Per l’Europa della democrazia e della cittadinanza

Nei giorni scorsi, insieme agli amici di lunghissima data Francesca Lacaita e Nicola Vallinoto, ci siamo confrontati e abbiamo cercato di mettere sulla carta alcune riflessioni sul futuro dell’Europa. Lo stimolo ci è stato dato dalla iniziativa di Yanis Varoufakis che, con il suo Diem25, sta cercando di avviare un dibattito per il cambiamento delle istituzioni dell’UE. Qui di seguito c’è quanto abbiamo “partorito”.

Non sprecheremo troppe parole per descrivere la costruzione europea che si sta sfaldando: i fatti, evidenti quanto eloquenti, sono sotto gli occhi di tutti. Una cosa però la diciamo: le involuzioni a cui assistiamo colpiscono specificamente determinati elementi del progetto europeo, che si potrebbero sussumere nella categoria dell’“Europa dei cittadini”. L’innalzamento di muri e di barriere con cui s’intende rispondere al dramma dei profughi richiama i tempi oscuri di non molti decenni fa, e che gli europei credettero di lasciarsi alle spalle con la caduta del muro di Berlino.

La crisi del sistema Schengen tocca un aspetto tra i più visibili e “vissuti” dell’integrazione europea, assieme alla moneta unica. Del resto non è mancato chi dalla moneta unica voleva espellere un intero paese, la Grecia, quello più duramente provato dalle ricette austeritarie “europee”, e al quale l’intero consesso decisionale europeo ha voluto spezzare le reni, umiliandone la volontà democratica in base al principio – adottato nei fatti, se non fatto proprio esplicitamente – che “non si può consentire che un’elezione cambi alcunché”. Questa tetragona risolutezza tuttavia, che è riuscita a piegare la Grecia, non è pervenuta nei confronti delle regressioni di democrazia e stato di diritto in Ungheria e Polonia, ed è vacillata pericolosamente nelle trattative con il Regno Unito, per trattenere il quale (evidentemente più prezioso della Grecia) nella UE si è sacrificato il principio di non discriminazione tra cittadini europei (peraltro già ripetutamente sottoposto a eccezioni, come nelle disposizioni transitorie imposte ai cittadini dei paesi dell’Europa del Sud e dell’Est per vari anni dopo la loro adesione alla UE, o in sentenze della Corte Europea di Giustizia quali quelle Viking e Laval).

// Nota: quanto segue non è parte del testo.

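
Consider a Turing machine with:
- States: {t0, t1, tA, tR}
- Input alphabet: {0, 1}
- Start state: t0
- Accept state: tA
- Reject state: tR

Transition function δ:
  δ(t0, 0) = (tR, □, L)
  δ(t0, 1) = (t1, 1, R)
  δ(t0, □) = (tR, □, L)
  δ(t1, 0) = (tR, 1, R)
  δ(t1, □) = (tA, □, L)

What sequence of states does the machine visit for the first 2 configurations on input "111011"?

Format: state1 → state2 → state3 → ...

Execution trace:
Initial: [t0]111011
Step 1: δ(t0, 1) = (t1, 1, R) → 1[t1]11011

No transition is defined for δ(t1, 1). By convention the machine halts and rejects.

State sequence: t0 → t1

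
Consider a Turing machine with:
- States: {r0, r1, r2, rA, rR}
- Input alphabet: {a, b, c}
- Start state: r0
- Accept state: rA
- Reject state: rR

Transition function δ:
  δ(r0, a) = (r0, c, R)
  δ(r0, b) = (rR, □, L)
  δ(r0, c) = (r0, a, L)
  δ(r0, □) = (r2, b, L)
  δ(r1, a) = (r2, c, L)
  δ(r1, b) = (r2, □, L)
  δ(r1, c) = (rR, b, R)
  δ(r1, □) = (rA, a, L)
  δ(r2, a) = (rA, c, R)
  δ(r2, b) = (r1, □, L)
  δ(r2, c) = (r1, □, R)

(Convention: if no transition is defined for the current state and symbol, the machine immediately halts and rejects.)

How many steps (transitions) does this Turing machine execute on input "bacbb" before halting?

Execution trace:
Initial: [r0]bacbb
Step 1: δ(r0, b) = (rR, □, L) → [rR]□□acbb

The machine reaches the reject state rR and halts.

The machine executed 1 step before halting.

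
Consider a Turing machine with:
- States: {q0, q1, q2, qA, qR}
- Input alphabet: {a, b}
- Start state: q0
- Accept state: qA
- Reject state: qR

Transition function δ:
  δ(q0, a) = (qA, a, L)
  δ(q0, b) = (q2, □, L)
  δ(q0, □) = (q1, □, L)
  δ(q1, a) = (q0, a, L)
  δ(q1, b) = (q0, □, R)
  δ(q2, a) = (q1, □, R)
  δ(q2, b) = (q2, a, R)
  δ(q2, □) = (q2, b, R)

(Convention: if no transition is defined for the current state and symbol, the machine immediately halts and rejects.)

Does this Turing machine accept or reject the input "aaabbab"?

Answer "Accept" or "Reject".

Execution trace:
Initial: [q0]aaabbab
Step 1: δ(q0, a) = (qA, a, L) → [qA]□aaabbab

The machine reaches the accept state qA and halts.

Answer: Accept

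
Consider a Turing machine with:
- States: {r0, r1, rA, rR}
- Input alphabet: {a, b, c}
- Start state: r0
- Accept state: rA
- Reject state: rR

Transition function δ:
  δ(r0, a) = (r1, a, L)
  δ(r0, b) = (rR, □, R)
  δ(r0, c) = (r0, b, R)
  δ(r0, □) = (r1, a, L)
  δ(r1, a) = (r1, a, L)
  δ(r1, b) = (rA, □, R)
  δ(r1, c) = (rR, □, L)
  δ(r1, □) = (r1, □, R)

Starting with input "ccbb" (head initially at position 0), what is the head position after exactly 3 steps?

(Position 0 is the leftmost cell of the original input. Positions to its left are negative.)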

In altri termini: a rimetterci sono soprattutto i diritti di cittadinanza europea, il principio di uguaglianza tra cittadini e stati europei, l’idea di una collettività europea o transnazionale in quanto tale, lo stesso principio di sovranità popolare, sia a livello nazionale, in modo più o meno palese a seconda dei paesi, sia a livello europeo, dove non si è mai affermato e ora sembra più lontano che mai. In che misura tutto questo è il frutto avvelenato di una lunghissima crisi che ha dato fiato a nazionalismi e populismi, in che misura corrisponde invece alla visione che hanno le attuali classi dirigenti europee della “buona società”? È nella risposta implicita a questi interrogativi che vanno considerati i silenzi, la confusione, la complicità, lo sgomento di tanti europeisti davanti a questo stato di cose.